2021: The Year Of Hydrogen-Powered Vehicles
[Aug. 21, 2020]
Let me clarify this article's title: 2021 is not the year of hydrogen-powered vehicles. Confused? Hang tight and I'll explain why it makes more sense than you think.
First, though, a digression.
For the last two decades, technology pundits have proclaimed that the coming year would be the year of Linux on the desktop. Linux, a free operating system that theoretically could take on the OS giants of Microsoft and Apple, was created in the early 1990s by Linus Torvalds and has spawned hundreds of distributions under the names Ubuntu, Red Hat, Fedora, OpenSUSA, and more. Every year since probably 1998, some in the tech world have declared that the upcoming year would see massive desktop Linux adoption. And it never happened. Until it did. But when it did, it was incredibly different from the original vision.
Google’s Chrome OS is a version of Linux, as is the mobile phone OS Android. Linux is also the backbone of many network systems, and Linux is even integrated into Teslas. Linux is, fact be known, everywhere – even the likes of Microsoft Windows embraces the code.
The transition to Linux took place almost unnoticed because while pundits were eyeing the quintessential “desktop” endgame, technology shifted and the desktop itself lost relevance. In hindsight, the “desktop” terminology more accurately represented the main use case, not literal desktop computers. Today’s main technology use is not the desktop at all, and that’s why you can argue that we now live in the fabled “year of the Linux desktop” without being browbeaten by the fact.
To eventually get to the point, this is where hydrogen enters the story. Much in the same way we subtly achieved the year of Linux, hydrogen could very well follow a similar trajectory. Many currently view hydrogen-powered vehicles as offerings from the likes of Honda and Toyota in their Clarity and Mirai with hydrogen fuel cells on board vehicles to supply power to electric motors, but hydrogen-centric Nikola has the potential to flip that paradigm on its head with the concept of hydrogen being generated at fueling stations. Imagine if you will, Nikola's hydrogen concept eventually morphing into locally-created hydrogen powering generators that, in turn, power charging stations for BEVs. In fact, that’s a version of what some electric motorsports series are either currently doing or plan to do in the coming years.
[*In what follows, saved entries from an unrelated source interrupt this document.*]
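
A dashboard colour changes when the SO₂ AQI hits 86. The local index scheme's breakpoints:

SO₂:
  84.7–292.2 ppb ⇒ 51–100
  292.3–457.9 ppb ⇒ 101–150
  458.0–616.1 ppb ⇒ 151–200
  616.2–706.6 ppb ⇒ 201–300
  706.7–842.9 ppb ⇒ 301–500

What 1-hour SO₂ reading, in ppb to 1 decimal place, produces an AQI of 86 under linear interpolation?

232.9

AQI 86 lies in the 51–100 band, which corresponds to 84.7–292.2 ppb.
C = 84.7 + (86−51)×(292.2−84.7)/(100−51) = 84.7 + 35×207.5/49 ≈ 232.914 ppb → 232.9 ppb to 1 dp.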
That's not to say hydrogen FCEVs like those developed by BMW (the image at the top of this story is a BMW hydrogen fuel-cell system that holds 6kg of hydrogen and fuels in under five minutes) do not have a place in this imagining of the future. In the same way this story was written on an Android device, edited on Ubuntu, and then uploaded to the web via a Mac, there's going to be room in the road-going economy for multiple technologies living harmoniously. But if some of the current concepts of on-site hydrogen production come to fruition, it could be that no matter whether your vehicle has a fuel cell or contains a stack of batteries, hydrogen might be the fuel source.
And it should also be noted that we’re not waiting on Nikola for this hydrogen push. Indeed, Nikola has been dominating the hydrogen news cycle, but other sizable companies are also betting big on hydrogen, including Cummins.
Is 2021 the year of hydrogen-powered vehicles? Nah. But much like Linux in 1998, we're looking at something that may hold the key to building an incredible future – a future we might not realize is upon us until after it arrives because its form is unlike anything we’d imagined. And that will be the year of hydrogen-powered vehicles.